Marshall's opinion defined a corporation as "an artificial being, invisible, intangible, and existing only in contemplation of law." According to the Court, a corporation possesses only the properties and powers conferred upon it by law. Dartmouth College was a corporation and, as a party to the contract created by the charter, could enforce its constitutional right to be free from impairment of its obligation.

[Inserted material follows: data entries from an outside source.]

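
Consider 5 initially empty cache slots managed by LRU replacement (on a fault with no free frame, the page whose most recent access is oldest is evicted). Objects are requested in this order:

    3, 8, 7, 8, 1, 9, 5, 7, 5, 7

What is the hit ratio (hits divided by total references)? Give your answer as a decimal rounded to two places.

3: fault, frames (3)
8: fault, frames (3 8)
7: fault, frames (3 8 7)
8: hit
1: fault, frames (3 7 8 1)
9: fault, frames (3 7 8 1 9)
5: fault, evict 3, frames (7 8 1 9 5)
7: hit
5: hit
7: hit
Hits: 4 of 10 references → 4/10 = 0.4000.

0.40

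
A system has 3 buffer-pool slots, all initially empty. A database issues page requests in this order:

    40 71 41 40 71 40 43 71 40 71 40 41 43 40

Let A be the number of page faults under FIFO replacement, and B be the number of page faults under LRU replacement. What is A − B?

Under FIFO: F F F . . . F . F F . F F F → 9 faults.
Under LRU: F F F . . . F . . . . F F . → 6 faults.
A − B = 9 − 6 = 3.

3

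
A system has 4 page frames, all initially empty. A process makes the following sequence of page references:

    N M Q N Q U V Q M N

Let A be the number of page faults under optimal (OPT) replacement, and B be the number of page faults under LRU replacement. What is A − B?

-2

Under OPT: F F F . . F F . . . → 5 faults.
Under LRU: F F F . . F F . F F → 7 faults.
A − B = 5 − 7 = -2.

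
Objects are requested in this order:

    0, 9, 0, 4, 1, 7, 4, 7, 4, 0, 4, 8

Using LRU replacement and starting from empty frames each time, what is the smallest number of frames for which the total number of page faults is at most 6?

4

f=1: 12 faults
f=2: 8 faults
f=3: 7 faults
f=4: 6 faults
f=5: 6 faults
f=6: 6 faults
Smallest f with faults ≤ 6 is 4.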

The Dartmouth College case had far-reaching implications. By establishing that private corporate charters are contracts protected by the Constitution, this decision enabled business corporations to operate under whatever terms are dictated in their charters, without fear of interference by the state. This freedom was an important agent in the enormous growth of corporations in the nineteenth and early twentieth centuries, a necessary adjunct to the development of the U.S. economy. In addition, the case was the first to recognize that a corporation is a "person" for legal purposes, able to sue and be sued. It also established the principle that vested property rights, such as those granted in a corporate charter, fall within the purview of the Contracts Clause. By so doing, the decision established that the Contracts Clause protects the right to acquire and dispose of property. This protection, in turn, encouraged economic venture and development.

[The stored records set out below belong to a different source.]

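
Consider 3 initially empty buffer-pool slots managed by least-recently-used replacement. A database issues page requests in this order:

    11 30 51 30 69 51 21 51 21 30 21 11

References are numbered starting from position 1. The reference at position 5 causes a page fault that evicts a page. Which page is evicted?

pos 1: 11 → miss, frames [11]
pos 2: 30 → miss, frames [11, 30]
pos 3: 51 → miss, frames [11, 30, 51]
pos 4: 30 → hit
pos 5: 69 → miss, evict 11, frames [51, 30, 69]
At position 5, page 11 is evicted.

11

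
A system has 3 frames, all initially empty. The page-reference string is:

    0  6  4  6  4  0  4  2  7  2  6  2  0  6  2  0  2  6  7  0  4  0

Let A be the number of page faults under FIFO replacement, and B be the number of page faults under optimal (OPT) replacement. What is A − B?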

Although the Dartmouth College case is most often cited for its effect on the law of business corporations, it also significantly influenced the development of higher education in the United States. By confirming the autonomy of Dartmouth College as a private institution, the Court ensured that other private colleges would operate free of state interference. The decision probably influenced the growth of public colleges, as the only schools states could legally control were those founded by the states. Finally, by prohibiting the legislature from interfering with Dartmouth's trustees, faculty, and students, the Court, perhaps inadvertently, bolstered the concepts of ACADEMIC FREEDOM and tenure for academic faculty. Webster, in his arguments before the justices, implored them to protect the Dartmouth faculty's "sacred" property rights, to which they were entitled by virtue of their forgoing "the advantages of professional and public employments, … to devote themselves to science and literature, and the instruction of youth."

The Dartmouth College case was criticized by some as awarding free rein to corporations and usurping state regulatory power. However, the case was interpreted not to prevent states from regulating businesses but rather to restrict states from interfering with a corporation's charter provisions. In fact, states have always regulated business corporations to benefit the public interest. The Court made it clear through subsequent decisions that Dartmouth College was not to be interpreted as corporate carte blanche. For example, in Providence Bank v. Billings, 29 U.S. (4 Pet.) 514, 7 L. Ed. 939 (1830), the plaintiff argued that its charter implied an exemption from taxation and that a general tax on banks would be a burden on its freedom of contract. The Court held that the Dartmouth College doctrine did not prohibit states from taxing banks. Corporations have the legal characteristics of any individual, and all individuals are obligated to share in the public burden of taxation. A further refinement of the doctrine came in West River Bridge v. Dix, 47 U.S. (6 How.) 507, 12 L. Ed. 535 (1848), in which the Court held that all contracts are subject to the superseding power of EMINENT DOMAIN and "the preexisting and higher authority of the laws of nature, of nations, or of the community." That higher authority gives states the right to tax and regulate corporations.